Carnegie Mellon University

Deirdre Cooper Owens To Give Margaret Morrison Distinguished Lecture

March 11, 2019

Deirdre Cooper Owens To Give Margaret Morrison Distinguished Lecture

Talk will focus on the creation of American gynecology on disadvantaged bodies

By Stefanie Johndrow

Deirdre Cooper Owens, an award-winning historian, will speak at Carnegie Mellon University’s 13th annual Margaret Morrison Distinguished Lecture in Women’s History.

Her talk, “Medical Bondage and the Birth of American Gynecology,” will begin at 4:30 p.m., Thursday, March 28 in the Tepper Quad’s Simmons Auditorium Side A. The event is free and open to the public, and it will kick off with a reception at 4 p.m.

Cooper Owens is an associate professor of history at Queens College, The City University of New York (CUNY), and director of the Program in African American History at the Library Company of Philadelphia, the country’s oldest cultural institution.

In fall 2019, Cooper Owens will join the University of Nebraska, Lincoln’s Department of History as the inaugural Linda & Charles Wilson Professor in the History of Medicine and director of the Humanities in Medicine Program.

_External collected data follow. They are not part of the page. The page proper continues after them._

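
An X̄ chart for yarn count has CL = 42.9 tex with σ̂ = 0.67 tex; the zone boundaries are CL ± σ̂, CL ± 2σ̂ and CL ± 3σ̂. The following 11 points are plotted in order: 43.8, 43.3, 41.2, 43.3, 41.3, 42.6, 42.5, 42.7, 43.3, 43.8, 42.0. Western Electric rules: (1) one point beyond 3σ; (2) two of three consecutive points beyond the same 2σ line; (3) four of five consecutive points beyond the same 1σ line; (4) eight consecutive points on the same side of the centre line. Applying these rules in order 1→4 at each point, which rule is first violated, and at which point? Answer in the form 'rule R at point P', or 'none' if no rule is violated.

Zone of each point (C = within 1σ̂, B = 1σ̂–2σ̂, A = 2σ̂–3σ̂, * = beyond 3σ̂; sign = side of CL): 1:+B, 2:+C, 3:-A, 4:+C, 5:-A, 6:-C, 7:-C, 8:-C, 9:+C, 10:+B, 11:-B
Rule 2 (two of three consecutive points beyond the same 2σ limit) is satisfied at point 5.

rule 2 at point 5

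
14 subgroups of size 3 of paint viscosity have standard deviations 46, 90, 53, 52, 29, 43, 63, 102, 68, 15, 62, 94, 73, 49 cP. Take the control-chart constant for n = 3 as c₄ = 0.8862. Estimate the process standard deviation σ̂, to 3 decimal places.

s̄ = (46 + 90 + 53 + 52 + 29 + 43 + 63 + 102 + 68 + 15 + 62 + 94 + 73 + 49) / 14 = 59.9286
σ̂ = s̄ / c₄ = 59.9286 / 0.8862 = 67.6242

67.624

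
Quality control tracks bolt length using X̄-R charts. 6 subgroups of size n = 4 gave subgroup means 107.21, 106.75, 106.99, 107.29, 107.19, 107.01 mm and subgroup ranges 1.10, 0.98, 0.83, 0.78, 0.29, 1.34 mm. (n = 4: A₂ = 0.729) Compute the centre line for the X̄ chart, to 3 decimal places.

107.073

X̄̄ = (107.21 + 106.75 + 106.99 + 107.29 + 107.19 + 107.01) / 6 = 642.4400 / 6 = 107.0733
CL = X̄̄ = 107.0733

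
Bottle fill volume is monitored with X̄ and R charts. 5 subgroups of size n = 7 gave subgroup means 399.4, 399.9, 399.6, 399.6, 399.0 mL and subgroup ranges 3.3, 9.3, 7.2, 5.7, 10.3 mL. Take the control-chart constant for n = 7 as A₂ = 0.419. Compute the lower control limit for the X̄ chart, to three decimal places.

396.500

X̄̄ = (399.4 + 399.9 + 399.6 + 399.6 + 399.0) / 5 = 1997.5000 / 5 = 399.5000
R̄ = (3.3 + 9.3 + 7.2 + 5.7 + 10.3) / 5 = 35.8000 / 5 = 7.1600
LCL = X̄̄ − A₂·R̄ = 399.5000 − 0.419 × 7.1600 = 396.5000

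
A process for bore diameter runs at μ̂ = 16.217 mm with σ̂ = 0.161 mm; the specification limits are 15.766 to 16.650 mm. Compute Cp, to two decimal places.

0.92

Cp = (USL − LSL) / (6σ̂) = (16.650 − 15.766) / (6 × 0.161) = 0.8840 / 0.9660 = 0.9151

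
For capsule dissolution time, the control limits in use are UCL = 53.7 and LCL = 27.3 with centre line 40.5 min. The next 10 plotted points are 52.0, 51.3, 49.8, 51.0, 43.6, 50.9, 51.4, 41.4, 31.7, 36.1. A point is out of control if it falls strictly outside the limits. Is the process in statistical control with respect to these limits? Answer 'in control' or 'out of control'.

All 10 points lie within [27.3, 53.7].

in control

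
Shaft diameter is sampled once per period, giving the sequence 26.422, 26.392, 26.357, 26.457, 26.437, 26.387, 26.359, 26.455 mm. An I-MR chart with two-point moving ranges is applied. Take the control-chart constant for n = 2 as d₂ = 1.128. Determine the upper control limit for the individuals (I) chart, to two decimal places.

26.54

X̄ = (26.422 + 26.392 + 26.357 + 26.457 + 26.437 + 26.387 + 26.359 + 26.455) / 8 = 26.4082
Moving ranges: 0.030, 0.035, 0.100, 0.020, 0.050, 0.028, 0.096; M̄R̄ = 0.3590 / 7 = 0.0513
UCL = X̄ + 3·M̄R̄/d₂ = 26.4082 + 3 × 0.0513 / 1.128 = 26.5446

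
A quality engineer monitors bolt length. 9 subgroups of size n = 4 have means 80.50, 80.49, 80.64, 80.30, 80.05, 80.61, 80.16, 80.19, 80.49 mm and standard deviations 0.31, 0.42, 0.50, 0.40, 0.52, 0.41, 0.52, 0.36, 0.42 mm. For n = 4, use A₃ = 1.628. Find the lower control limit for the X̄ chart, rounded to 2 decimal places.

79.68

X̄̄ = (80.50 + 80.49 + 80.64 + 80.30 + 80.05 + 80.61 + 80.16 + 80.19 + 80.49) / 9 = 80.3811
s̄ = (0.31 + 0.42 + 0.50 + 0.40 + 0.52 + 0.41 + 0.52 + 0.36 + 0.42) / 9 = 0.4289
LCL = X̄̄ − A₃·s̄ = 80.3811 − 1.628 × 0.4289 = 79.6829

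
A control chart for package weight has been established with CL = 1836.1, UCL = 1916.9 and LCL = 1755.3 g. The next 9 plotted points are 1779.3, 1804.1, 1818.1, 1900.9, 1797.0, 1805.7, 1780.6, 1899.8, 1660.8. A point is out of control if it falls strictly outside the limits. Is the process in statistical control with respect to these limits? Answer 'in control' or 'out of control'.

out of control

Compare each point to [1755.3, 1916.9]: sample 9 = 1660.8 < LCL.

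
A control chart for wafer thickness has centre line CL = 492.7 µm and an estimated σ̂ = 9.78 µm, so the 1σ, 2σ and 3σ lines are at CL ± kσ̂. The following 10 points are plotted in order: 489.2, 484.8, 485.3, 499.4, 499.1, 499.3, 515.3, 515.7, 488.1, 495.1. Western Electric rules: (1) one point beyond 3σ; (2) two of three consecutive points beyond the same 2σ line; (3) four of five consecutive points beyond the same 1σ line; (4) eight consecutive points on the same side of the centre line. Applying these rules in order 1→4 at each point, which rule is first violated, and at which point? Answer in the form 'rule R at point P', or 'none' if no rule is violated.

Zone of each point (C = within 1σ̂, B = 1σ̂–2σ̂, A = 2σ̂–3σ̂, * = beyond 3σ̂; sign = side of CL): 1:-C, 2:-C, 3:-C, 4:+C, 5:+C, 6:+C, 7:+A, 8:+A, 9:-C, 10:+C
Rule 2 (two of three consecutive points beyond the same 2σ limit) is satisfied at point 8.

rule 2 at point 8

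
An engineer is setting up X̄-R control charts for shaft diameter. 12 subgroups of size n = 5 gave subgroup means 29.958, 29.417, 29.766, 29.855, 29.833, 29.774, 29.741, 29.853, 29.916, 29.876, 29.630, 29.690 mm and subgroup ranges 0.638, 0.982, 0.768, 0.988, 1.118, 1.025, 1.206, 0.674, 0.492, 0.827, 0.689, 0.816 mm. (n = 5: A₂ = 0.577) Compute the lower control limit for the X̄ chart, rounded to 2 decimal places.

X̄̄ = (29.958 + 29.417 + 29.766 + 29.855 + 29.833 + 29.774 + 29.741 + 29.853 + 29.916 + 29.876 + 29.630 + 29.690) / 12 = 357.3090 / 12 = 29.7758
R̄ = (0.638 + 0.982 + 0.768 + 0.988 + 1.118 + 1.025 + 1.206 + 0.674 + 0.492 + 0.827 + 0.689 + 0.816) / 12 = 10.2230 / 12 = 0.8519
LCL = X̄̄ − A₂·R̄ = 29.7758 − 0.577 × 0.8519 = 29.2842

29.28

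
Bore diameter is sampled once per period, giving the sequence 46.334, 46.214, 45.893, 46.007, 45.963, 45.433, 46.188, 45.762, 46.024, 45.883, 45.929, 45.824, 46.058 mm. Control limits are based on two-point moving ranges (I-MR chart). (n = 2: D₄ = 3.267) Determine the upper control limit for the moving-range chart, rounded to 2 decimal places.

Moving ranges: 0.120, 0.321, 0.114, 0.044, 0.530, 0.755, 0.426, 0.262, 0.141, 0.046, 0.105, 0.234; M̄R̄ = 3.0980 / 12 = 0.2582
UCL_MR = D₄·M̄R̄ = 3.267 × 0.2582 = 0.8434

0.84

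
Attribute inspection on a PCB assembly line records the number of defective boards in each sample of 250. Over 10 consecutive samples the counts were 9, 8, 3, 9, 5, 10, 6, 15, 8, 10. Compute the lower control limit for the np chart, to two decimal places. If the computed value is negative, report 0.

0.00

p̄ = Σdᵢ / (k·n) = 83 / (10 × 250) = 0.03320
LCL = np̄ − 3·√(np̄(1−p̄)) = 8.3000 − 3 × 2.8327 = -0.1982 → 0 (negative, so LCL = 0)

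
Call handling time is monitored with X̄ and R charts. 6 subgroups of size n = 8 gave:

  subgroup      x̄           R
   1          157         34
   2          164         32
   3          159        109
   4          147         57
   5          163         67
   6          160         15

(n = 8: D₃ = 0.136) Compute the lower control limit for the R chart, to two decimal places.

7.12

R̄ = (34 + 32 + 109 + 57 + 67 + 15) / 6 = 314.0000 / 6 = 52.3333
LCL_R = D₃·R̄ = 0.136 × 52.3333 = 7.1173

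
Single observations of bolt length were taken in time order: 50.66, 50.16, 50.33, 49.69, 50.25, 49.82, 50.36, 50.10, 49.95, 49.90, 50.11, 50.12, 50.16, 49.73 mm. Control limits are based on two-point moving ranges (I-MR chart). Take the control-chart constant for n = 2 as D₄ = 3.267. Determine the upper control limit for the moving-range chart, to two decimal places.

1.00

Moving ranges: 0.50, 0.17, 0.64, 0.56, 0.43, 0.54, 0.26, 0.15, 0.05, 0.21, 0.01, 0.04, 0.43; M̄R̄ = 3.9900 / 13 = 0.3069
UCL_MR = D₄·M̄R̄ = 3.267 × 0.3069 = 1.0027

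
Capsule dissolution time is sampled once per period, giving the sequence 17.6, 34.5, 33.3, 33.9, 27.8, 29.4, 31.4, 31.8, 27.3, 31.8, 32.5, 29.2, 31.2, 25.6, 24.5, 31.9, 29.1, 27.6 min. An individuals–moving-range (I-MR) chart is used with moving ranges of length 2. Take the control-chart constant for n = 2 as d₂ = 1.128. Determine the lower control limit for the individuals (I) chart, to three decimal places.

X̄ = (17.6 + 34.5 + 33.3 + 33.9 + 27.8 + 29.4 + 31.4 + 31.8 + 27.3 + 31.8 + 32.5 + 29.2 + 31.2 + 25.6 + 24.5 + 31.9 + 29.1 + 27.6) / 18 = 29.4667
Moving ranges: 16.9, 1.2, 0.6, 6.1, 1.6, 2.0, 0.4, 4.5, 4.5, 0.7, 3.3, 2.0, 5.6, 1.1, 7.4, 2.8, 1.5; M̄R̄ = 62.2000 / 17 = 3.6588
LCL = X̄ − 3·M̄R̄/d₂ = 29.4667 − 3 × 3.6588 / 1.128 = 19.7358

19.736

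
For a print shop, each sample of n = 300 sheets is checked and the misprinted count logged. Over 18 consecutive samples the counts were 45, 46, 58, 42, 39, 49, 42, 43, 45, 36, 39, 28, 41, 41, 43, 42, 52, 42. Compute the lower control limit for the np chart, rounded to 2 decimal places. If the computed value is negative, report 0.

24.75

p̄ = Σdᵢ / (k·n) = 773 / (18 × 300) = 0.14315
LCL = np̄ − 3·√(np̄(1−p̄)) = 42.9444 − 3 × 6.0661 = 24.7463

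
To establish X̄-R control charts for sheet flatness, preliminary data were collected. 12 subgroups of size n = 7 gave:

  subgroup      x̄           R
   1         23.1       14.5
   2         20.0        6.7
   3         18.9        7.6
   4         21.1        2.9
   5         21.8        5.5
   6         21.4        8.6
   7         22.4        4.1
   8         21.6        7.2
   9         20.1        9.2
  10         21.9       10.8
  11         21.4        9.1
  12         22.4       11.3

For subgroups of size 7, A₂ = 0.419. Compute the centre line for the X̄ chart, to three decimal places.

21.342

X̄̄ = (23.1 + 20.0 + 18.9 + 21.1 + 21.8 + 21.4 + 22.4 + 21.6 + 20.1 + 21.9 + 21.4 + 22.4) / 12 = 256.1000 / 12 = 21.3417
CL = X̄̄ = 21.3417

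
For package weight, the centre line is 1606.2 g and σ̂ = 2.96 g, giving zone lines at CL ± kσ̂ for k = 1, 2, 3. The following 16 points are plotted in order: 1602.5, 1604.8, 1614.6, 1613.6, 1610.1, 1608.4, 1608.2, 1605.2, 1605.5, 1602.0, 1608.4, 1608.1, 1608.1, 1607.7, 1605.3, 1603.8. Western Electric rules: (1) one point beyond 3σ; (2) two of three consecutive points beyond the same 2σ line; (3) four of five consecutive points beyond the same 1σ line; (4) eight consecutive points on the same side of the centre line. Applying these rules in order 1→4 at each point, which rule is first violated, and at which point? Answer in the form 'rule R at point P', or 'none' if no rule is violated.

rule 2 at point 4

Zone of each point (C = within 1σ̂, B = 1σ̂–2σ̂, A = 2σ̂–3σ̂, * = beyond 3σ̂; sign = side of CL): 1:-B, 2:-C, 3:+A, 4:+A, 5:+B, 6:+C, 7:+C, 8:-C, 9:-C, 10:-B, 11:+C, 12:+C, 13:+C, 14:+C, 15:-C, 16:-C
Rule 2 (two of three consecutive points beyond the same 2σ limit) is satisfied at point 4.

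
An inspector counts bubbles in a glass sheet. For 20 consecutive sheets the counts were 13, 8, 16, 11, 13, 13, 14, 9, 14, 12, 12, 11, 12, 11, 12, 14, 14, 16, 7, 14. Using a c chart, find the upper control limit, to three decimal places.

c̄ = (13 + 8 + 16 + 11 + 13 + 13 + 14 + 9 + 14 + 12 + 12 + 11 + 12 + 11 + 12 + 14 + 14 + 16 + 7 + 14) / 20 = 246 / 20 = 12.3000
UCL = c̄ + 3√c̄ = 12.3000 + 3 × √12.3000 = 12.3000 + 3 × 3.5071 = 22.8214

22.821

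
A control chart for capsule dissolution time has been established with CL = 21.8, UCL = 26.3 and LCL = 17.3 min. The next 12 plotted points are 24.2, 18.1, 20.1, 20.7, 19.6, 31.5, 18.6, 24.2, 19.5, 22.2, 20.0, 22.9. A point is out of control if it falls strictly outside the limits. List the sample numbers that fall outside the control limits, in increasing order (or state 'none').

6

Compare each point to [17.3, 26.3]: sample 6 = 31.5 > UCL.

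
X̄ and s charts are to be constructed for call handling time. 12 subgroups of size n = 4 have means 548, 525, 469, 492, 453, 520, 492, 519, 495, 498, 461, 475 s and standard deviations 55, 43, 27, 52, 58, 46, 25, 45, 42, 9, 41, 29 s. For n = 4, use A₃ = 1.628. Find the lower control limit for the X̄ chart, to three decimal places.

431.549

X̄̄ = (548 + 525 + 469 + 492 + 453 + 520 + 492 + 519 + 495 + 498 + 461 + 475) / 12 = 495.5833
s̄ = (55 + 43 + 27 + 52 + 58 + 46 + 25 + 45 + 42 + 9 + 41 + 29) / 12 = 39.3333
LCL = X̄̄ − A₃·s̄ = 495.5833 − 1.628 × 39.3333 = 431.5487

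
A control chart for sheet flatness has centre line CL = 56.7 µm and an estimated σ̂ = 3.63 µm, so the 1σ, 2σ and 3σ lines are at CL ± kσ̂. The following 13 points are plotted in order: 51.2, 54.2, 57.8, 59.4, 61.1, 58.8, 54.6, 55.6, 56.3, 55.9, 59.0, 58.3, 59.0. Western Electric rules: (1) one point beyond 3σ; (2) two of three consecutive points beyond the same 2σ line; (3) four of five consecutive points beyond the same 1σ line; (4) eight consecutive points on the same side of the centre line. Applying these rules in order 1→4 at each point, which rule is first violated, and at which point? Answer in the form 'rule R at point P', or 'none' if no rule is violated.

none

Zone of each point (C = within 1σ̂, B = 1σ̂–2σ̂, A = 2σ̂–3σ̂, * = beyond 3σ̂; sign = side of CL): 1:-B, 2:-C, 3:+C, 4:+C, 5:+B, 6:+C, 7:-C, 8:-C, 9:-C, 10:-C, 11:+C, 12:+C, 13:+C
No rule fires across all 13 points.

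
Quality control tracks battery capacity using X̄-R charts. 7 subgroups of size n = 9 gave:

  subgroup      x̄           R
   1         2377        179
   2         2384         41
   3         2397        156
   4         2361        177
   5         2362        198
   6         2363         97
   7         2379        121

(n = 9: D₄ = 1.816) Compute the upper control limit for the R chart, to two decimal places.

251.39

R̄ = (179 + 41 + 156 + 177 + 198 + 97 + 121) / 7 = 969.0000 / 7 = 138.4286
UCL_R = D₄·R̄ = 1.816 × 138.4286 = 251.3863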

This will make Cooper Owens the only African American woman in the United States leading a health humanities program.

Cooper Owens’ talk will be based on her recent book, “Medical Bondage: Race, Gender and the Origins of American Gynecology,” which focuses on the lives of enslaved and laboring women whose bodies were used in experimental surgeries that created the specialty of American gynecology. Cooper Owens’ book was the 2018 recipient of the Organization of American Historian’s Darlene Clark Hine Award.

“Professor Cooper Owens challenges us to rethink stories we think we know.  She challenges us to confront how so-called progress often comes at the expense of disadvantaged bodies and lives. And she reminds us that science, a supposedly objective practice, is, in fact, deeply riddled with social biases,” said Lisa Tetrault, associate professor of history and lead organizer of the Margaret Morrison Distinguished Lecture Series.

The Margaret Morrison Distinguished Lecture in Women’s History is sponsored by CMU’s Department of History, Center for Africanamerican Urban Studies and the Economy, Dietrich College of Humanities and Social Sciences’ Grand Challenge Seminars and the University Lecture Series.

The lecture series is named for Margaret Morrison Carnegie, the mother of Andrew Carnegie, who founded Carnegie Mellon under the name Carnegie Institute of Technology. The institute was home to four schools, including Margaret Morrison Carnegie College, a women’s college that closed in 1973. Margaret Morrison Carnegie College was the original home of CMU’s History Department.